There are numerous times when we need to embed a piece of information into a WordPress post such that it always stays updated. This could be stock quotes, oil prices, currency rates, match schedules, team winning odds and so on. For this we either simply link to an external URL or probably embed it as an iframe.
But both these approaches have their own pitfalls. Linking to an external URL would increase your bounce rate and an iframe won’t always be the right approach for your user experience. Also, both these approaches do not add any generic SEO value to your page as the content is never really on your page.
That’s when WP Web Scraper enters the stage. WP Web Scraper is a free plugin lets you grab content from any web page or XML or RSS feed and display it on your WordPress website. Not only this, but it goes way beyond by allowing you to specify content right down to the CSS selector and also providing you with host of advanced options to parse, modify and format the content.

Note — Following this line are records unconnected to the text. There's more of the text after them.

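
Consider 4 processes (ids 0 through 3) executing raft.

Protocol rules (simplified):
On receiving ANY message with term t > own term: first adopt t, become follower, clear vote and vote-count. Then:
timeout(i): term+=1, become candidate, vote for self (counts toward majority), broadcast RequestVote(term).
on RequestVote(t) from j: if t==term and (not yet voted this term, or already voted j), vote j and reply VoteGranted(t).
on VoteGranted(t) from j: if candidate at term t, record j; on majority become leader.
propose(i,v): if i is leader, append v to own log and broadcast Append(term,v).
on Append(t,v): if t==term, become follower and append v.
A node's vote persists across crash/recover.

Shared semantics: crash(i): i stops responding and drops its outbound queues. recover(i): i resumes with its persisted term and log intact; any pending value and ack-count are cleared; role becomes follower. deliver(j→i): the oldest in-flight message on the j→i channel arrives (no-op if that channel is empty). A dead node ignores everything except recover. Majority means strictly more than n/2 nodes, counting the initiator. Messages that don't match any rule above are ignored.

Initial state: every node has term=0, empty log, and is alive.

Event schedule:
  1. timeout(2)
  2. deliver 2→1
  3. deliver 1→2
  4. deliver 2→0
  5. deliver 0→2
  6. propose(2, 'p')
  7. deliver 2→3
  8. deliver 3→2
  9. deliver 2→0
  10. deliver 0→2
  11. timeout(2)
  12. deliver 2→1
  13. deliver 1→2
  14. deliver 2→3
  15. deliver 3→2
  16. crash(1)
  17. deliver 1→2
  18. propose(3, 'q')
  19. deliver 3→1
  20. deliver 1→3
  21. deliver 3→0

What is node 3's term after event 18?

1

after 1 — timeout(2): n2:cand/t1/[-]
after 2 — deliver 2→1: n1:foll/t1/[-]
after 3 — deliver 1→2: ·
after 4 — deliver 2→0: n0:foll/t1/[-]
after 5 — deliver 0→2: n2:lead/t1/[-]
after 6 — propose(2,'p'): n2:lead/t1/[p]
after 7 — deliver 2→3: n3:foll/t1/[-]
after 8 — deliver 3→2: ·
after 9 — deliver 2→0: n0:foll/t1/[p]
after 10 — deliver 0→2: ·
after 11 — timeout(2): n2:cand/t2/[p]
after 12 — deliver 2→1: n1:foll/t1/[p]
after 13 — deliver 1→2: ·
after 14 — deliver 2→3: n3:foll/t1/[p]
after 15 — deliver 3→2: ·
after 16 — crash(1): n1:✗foll/t1/[p]
after 17 — deliver 1→2: ·
after 18 — propose(3,'q'): ·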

WP Web Scraper lets you specify a URL source and a query to fetch specific content from it. WP Web Scraper can be used through a shortcode (for posts, pages or sidebar) or template tag (for direct integration in your theme) for scraping and displaying web content. Here’s an actual example:
As a shortcode:
[wpws url=”https://www.yahoo.com/” query=”ol.trendingnow_trend-list” output=”text”]
As a template tag:
<?php echo wpws_get_content(“https://www.yahoo.com/”, “ol.trendingnow_trend-list”, array(‘output’ => ‘text’)); ?>
The above shortcode and template tag would output the content of the CSS Selector ‘ol.trendingnow_trend-list’ from URL ‘https://www.yahoo.com/’ in your post, page or sidebar as plain text (HTML striped).
In case of template tag (wpws_get_content), the first argument is URL, the second argument is query while the third argument is a associative array with all other arguments.
You may browse through more such examples to understand this better.
WP Web Scraper has a host of options to control your URL request, do advanced parsing and managing output. Apart from CSS Selectors, WP Web Scraper also supports XPath and Regex queries.
- Scrap output can be displayed thru custom template tag, shortcode in page, post and sidebar (through a text widget).
- Configurable caching of scraped data. Cache timeout in minutes can be defined in minutes for every scrap.
- Configurable Useragent for your scraper can be set for every scrap.
- Configurable default settings like enabling, useragent, timeout, caching, error handling.
- Multiple ways to query content – CSS Selector, XPath or Regex.
- A wide range of arguments for parsing content.
- Option to pass post arguments to a URL to be scraped.
- Dynamic conversion of scrap to specified character encoding to scrap data from a site using different charset.
- Create scrap pages on the fly using dynamic generation of URLs to scrap or post arguments based on your page’s get or post arguments.
- Callback function for advanced parsing of scraped data.
The plugin is well documented with a lot of examples and FAQs. And in case of more advanced parsing requirements and assistance in crafting a perfectly optimized web scrape, you can always use the paid support.
The plugin uses native WordPress APIs wherever possible. It uses HTTP API for making HTTP requests and Transients API for caching and does not rely on any third party fetching or parsing services.
There is also a bit of inline help in the plugin Settings page (Settings > WP Web Scraper) to make sure everything is clear. The settings page also comes with a simple testing sandbox tool to test out shortcodes before they are embedded into posts.